Over the years as I've experienced a number of different RPG worlds, both on the tabletop and PC/console RPGs, I've found myself drawn to the ones with more nuance and mystery, challenging the player to wrap their head around them.
This is the number one reason why I loved Planescape. You literally couldn't assume anything - anything could be waiting around the corner, and mysteries were abound throughout the experience. Planescape did this by having a bizzare world that was beyond any one person's mind to comprehend.

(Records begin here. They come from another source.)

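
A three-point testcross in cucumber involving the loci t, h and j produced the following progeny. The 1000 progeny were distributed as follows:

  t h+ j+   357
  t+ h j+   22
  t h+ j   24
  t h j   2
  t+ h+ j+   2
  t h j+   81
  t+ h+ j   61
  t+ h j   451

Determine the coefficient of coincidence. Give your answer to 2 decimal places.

The two most frequent reciprocal classes, t+ h j and t h+ j+, are the parental types, so the F1 was t+ h j / t h+ j+.
The two rarest classes, t h j and t+ h+ j+, are the double crossovers. Comparing them with the parentals, only the t allele has switched, so t is the middle locus and the order is j – t – h.
j–t: (46 + 4)/1000 = 0.0500; t–h: (142 + 4)/1000 = 0.1460.
Expected DCO frequency = 0.0500 × 0.1460 ≈ 0.00730; observed = 4/1000 ≈ 0.00400.
Coefficient of coincidence = 0.00400/0.00730 ≈ 0.55.

0.55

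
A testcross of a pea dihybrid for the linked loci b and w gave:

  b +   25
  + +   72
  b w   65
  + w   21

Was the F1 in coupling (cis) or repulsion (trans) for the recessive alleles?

The two most frequent classes are + + (72) and b w (65); these are the parental (non-recombinant) types.
So the F1 carried + + on one chromosome and b w on the other — the recessive alleles are on the same chromosome (cis / coupling).

cis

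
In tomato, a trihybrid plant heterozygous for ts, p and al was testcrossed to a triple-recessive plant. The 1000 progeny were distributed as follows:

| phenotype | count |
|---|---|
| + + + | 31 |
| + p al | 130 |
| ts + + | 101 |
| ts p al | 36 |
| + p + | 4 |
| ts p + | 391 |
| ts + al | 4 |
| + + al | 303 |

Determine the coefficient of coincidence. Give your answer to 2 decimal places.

The two most frequent reciprocal classes, ts p + and + + al, are the parental types, so the F1 was ts p + / + + al.
The two rarest classes, + p + and ts + al, are the double crossovers. Comparing them with the parentals, only the ts allele has switched, so ts is the middle locus and the order is p – ts – al.
p–ts: (231 + 8)/1000 = 0.2390; ts–al: (67 + 8)/1000 = 0.0750.
Expected DCO frequency = 0.2390 × 0.0750 ≈ 0.01792; observed = 8/1000 ≈ 0.00800.
Coefficient of coincidence = 0.00800/0.01792 ≈ 0.45.

0.45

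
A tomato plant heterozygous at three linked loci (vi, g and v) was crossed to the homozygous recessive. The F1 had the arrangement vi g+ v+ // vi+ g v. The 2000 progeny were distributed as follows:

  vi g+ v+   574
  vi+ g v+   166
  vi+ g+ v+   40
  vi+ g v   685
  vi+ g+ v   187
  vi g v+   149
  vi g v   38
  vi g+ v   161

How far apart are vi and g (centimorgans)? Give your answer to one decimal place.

20.7 centimorgans

The two rarest classes, vi+ g+ v+ and vi g v, are the double crossovers. Comparing them with the parentals, only the vi allele has switched, so vi is the middle locus and the order is v – vi – g.
Crossovers in the vi–g interval produce the single-crossover classes vi g v+ and vi+ g+ v (149 + 187 = 336) plus the double crossovers (78).
RF(vi–g) = (336 + 78) / 2000 = 414/2000 = 0.2070 → 20.7 centimorgans.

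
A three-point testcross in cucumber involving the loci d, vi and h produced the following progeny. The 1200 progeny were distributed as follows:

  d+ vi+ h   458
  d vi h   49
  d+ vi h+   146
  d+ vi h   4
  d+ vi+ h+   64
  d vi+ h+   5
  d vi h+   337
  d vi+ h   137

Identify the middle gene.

vi

The two most frequent reciprocal classes, d+ vi+ h and d vi h+, are the parental types, so the F1 was d+ vi+ h / d vi h+.
The two rarest classes, d+ vi h and d vi+ h+, are the double crossovers. Comparing them with the parentals, only the vi allele has switched, so vi is the middle locus and the order is d – vi – h.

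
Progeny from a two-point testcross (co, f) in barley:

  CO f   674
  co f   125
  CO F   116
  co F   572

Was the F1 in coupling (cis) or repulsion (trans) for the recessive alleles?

The two most frequent classes are CO f (674) and co F (572); these are the parental (non-recombinant) types.
So the F1 carried CO f on one chromosome and co F on the other — the recessive alleles are on opposite chromosomes (trans / repulsion).

trans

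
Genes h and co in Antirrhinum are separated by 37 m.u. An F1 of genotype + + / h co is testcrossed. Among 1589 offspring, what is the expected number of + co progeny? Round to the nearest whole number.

A map distance of 37 m.u. corresponds to a recombination frequency of 0.370.
The F1 is + + / h co, so + co is a recombinant gamete class with expected frequency r/2 = 0.370/2 = 0.1850.
Expected number = 0.1850 × 1589 = 293.96 ≈ 294.

294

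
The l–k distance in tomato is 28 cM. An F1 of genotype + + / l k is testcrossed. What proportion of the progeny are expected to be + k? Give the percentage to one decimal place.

14.0%

A map distance of 28 cM corresponds to a recombination frequency of 0.280.
The F1 is + + / l k, so + k is a recombinant gamete class with expected frequency r/2 = 0.280/2 = 0.1400.
That is 0.1400 = 14.0% of the progeny.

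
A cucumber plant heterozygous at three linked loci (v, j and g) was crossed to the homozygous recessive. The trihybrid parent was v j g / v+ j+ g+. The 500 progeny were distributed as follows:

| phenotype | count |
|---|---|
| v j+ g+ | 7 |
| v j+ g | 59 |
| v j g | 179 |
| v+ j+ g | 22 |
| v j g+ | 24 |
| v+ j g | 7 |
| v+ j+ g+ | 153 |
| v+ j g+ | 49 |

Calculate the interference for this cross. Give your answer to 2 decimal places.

The two rarest classes, v+ j g and v j+ g+, are the double crossovers. Comparing them with the parentals, only the v allele has switched, so v is the middle locus and the order is g – v – j.
g–v: (46 + 14)/500 = 0.1200; v–j: (108 + 14)/500 = 0.2440.
Expected DCO frequency = 0.1200 × 0.2440 ≈ 0.02928; observed = 14/500 ≈ 0.02800.
Coefficient of coincidence = 0.02800/0.02928 ≈ 0.96; interference = 1 − 0.96 = 0.04.

0.04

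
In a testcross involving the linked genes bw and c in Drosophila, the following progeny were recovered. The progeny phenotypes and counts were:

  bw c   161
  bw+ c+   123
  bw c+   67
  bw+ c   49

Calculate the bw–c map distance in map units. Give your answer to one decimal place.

29.0 map units

The two most frequent classes, bw+ c+ (123) and bw c (161), are the parental types, so the F1 was bw+ c+ / bw c.
The recombinant classes are bw+ c and bw c+: 49 + 67 = 116.
Recombination frequency = 116/400 = 0.2900 ≈ 29.0%, i.e. 29.0 map units.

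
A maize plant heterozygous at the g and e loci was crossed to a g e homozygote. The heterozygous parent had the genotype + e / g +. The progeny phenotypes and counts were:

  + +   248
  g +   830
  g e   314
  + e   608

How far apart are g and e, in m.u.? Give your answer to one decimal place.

The recombinant classes are + + and g e: 248 + 314 = 562.
Recombination frequency = 562/2000 = 0.2810 ≈ 28.1%, i.e. 28.1 m.u.

28.1 m.u.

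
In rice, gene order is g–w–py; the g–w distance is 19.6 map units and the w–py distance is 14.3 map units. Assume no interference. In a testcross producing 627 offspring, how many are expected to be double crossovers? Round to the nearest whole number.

Map distances give recombination frequencies of 0.196 and 0.143 for the two intervals.
With no interference, expected double-crossover frequency = 0.196 × 0.143 = 0.02803.
Expected number = 0.02803 × 627 = 17.57 ≈ 18.

18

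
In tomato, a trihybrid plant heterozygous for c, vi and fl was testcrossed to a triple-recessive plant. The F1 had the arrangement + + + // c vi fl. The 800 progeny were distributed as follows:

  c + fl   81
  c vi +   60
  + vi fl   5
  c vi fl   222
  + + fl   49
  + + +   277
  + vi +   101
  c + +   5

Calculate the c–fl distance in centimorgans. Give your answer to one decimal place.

The two rarest classes, c + + and + vi fl, are the double crossovers. Comparing them with the parentals, only the c allele has switched, so c is the middle locus and the order is vi – c – fl.
Crossovers in the c–fl interval produce the single-crossover classes + + fl and c vi + (49 + 60 = 109) plus the double crossovers (10).
RF(c–fl) = (109 + 10) / 800 = 119/800 = 0.1487 → 14.9 centimorgans.

14.9 centimorgans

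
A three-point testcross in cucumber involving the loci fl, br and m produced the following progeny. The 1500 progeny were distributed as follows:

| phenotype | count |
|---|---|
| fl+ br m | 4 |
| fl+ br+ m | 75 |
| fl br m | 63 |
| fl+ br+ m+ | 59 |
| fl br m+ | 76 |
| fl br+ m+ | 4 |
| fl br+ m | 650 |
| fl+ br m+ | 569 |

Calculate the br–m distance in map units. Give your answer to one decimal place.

The two most frequent reciprocal classes, fl br+ m and fl+ br m+, are the parental types, so the F1 was fl br+ m / fl+ br m+.
The two rarest classes, fl br+ m+ and fl+ br m, are the double crossovers. Comparing them with the parentals, only the m allele has switched, so m is the middle locus and the order is br – m – fl.
Crossovers in the br–m interval produce the single-crossover classes fl br m and fl+ br+ m+ (63 + 59 = 122) plus the double crossovers (8).
RF(br–m) = (122 + 8) / 1500 = 130/1500 = 0.0867 → 8.7 map units.

8.7 map units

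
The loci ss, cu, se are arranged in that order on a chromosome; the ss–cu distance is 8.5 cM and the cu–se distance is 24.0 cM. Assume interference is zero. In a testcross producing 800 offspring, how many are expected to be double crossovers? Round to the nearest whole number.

Map distances give recombination frequencies of 0.085 and 0.240 for the two intervals.
With no interference, expected double-crossover frequency = 0.085 × 0.240 = 0.02040.
Expected number = 0.02040 × 800 = 16.32 ≈ 16.

16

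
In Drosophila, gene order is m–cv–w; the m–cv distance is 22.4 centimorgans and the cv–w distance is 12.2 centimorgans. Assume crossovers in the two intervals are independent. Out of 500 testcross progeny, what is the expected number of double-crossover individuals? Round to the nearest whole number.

14

Map distances give recombination frequencies of 0.224 and 0.122 for the two intervals.
With no interference, expected double-crossover frequency = 0.224 × 0.122 = 0.02733.
Expected number = 0.02733 × 500 = 13.66 ≈ 14.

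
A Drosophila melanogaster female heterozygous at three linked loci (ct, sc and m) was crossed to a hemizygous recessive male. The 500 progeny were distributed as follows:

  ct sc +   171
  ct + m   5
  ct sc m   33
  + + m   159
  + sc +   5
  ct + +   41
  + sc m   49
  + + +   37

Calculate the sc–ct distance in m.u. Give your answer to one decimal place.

The two most frequent reciprocal classes, + + m and ct sc +, are the parental types, so the F1 was + + m / ct sc +.
The two rarest classes, ct + m and + sc +, are the double crossovers. Comparing them with the parentals, only the ct allele has switched, so ct is the middle locus and the order is sc – ct – m.
Crossovers in the sc–ct interval produce the single-crossover classes + sc m and ct + + (49 + 41 = 90) plus the double crossovers (10).
RF(sc–ct) = (90 + 10) / 500 = 100/500 = 0.2000 → 20.0 m.u.

20.0 m.u.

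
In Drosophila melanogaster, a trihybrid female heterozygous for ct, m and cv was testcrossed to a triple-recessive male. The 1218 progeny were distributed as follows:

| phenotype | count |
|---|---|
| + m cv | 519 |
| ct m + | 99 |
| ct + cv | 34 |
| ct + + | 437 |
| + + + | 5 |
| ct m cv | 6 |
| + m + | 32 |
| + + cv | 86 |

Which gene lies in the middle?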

Along similar lines, one of the things I really love about what White Wolf did with their RPGs, namely Vampire: The Masquerade, is that they took a similar approach, but along a social dimension. If you think about it, a lot of RPGs, over the course of playing them, allow you to pretty much understand everything about their world from an omniscient perspective. Orcs are evil, elves are good, or whatever.
VTM did something completely different though. Rather than describing their world, particularly the various bloodlines from an omniscient perspective, they gave relative accounts of how any given bloodline thought of the others. What do the Brujah think of the Tremere? What did the Malkavians think of the Followers of Set?
Essentially, the world was described to you through biased, often contradictory and incomplete accounts from a variety of sources, who were themselves steeped in mystery. I feel like this kind of relative characterization, of both the world, characters, and factions, gives VTM a richness I have yet to see matched in other RPGs I've seen.
I would be delighted to see a similar technique be used for Project Eternity.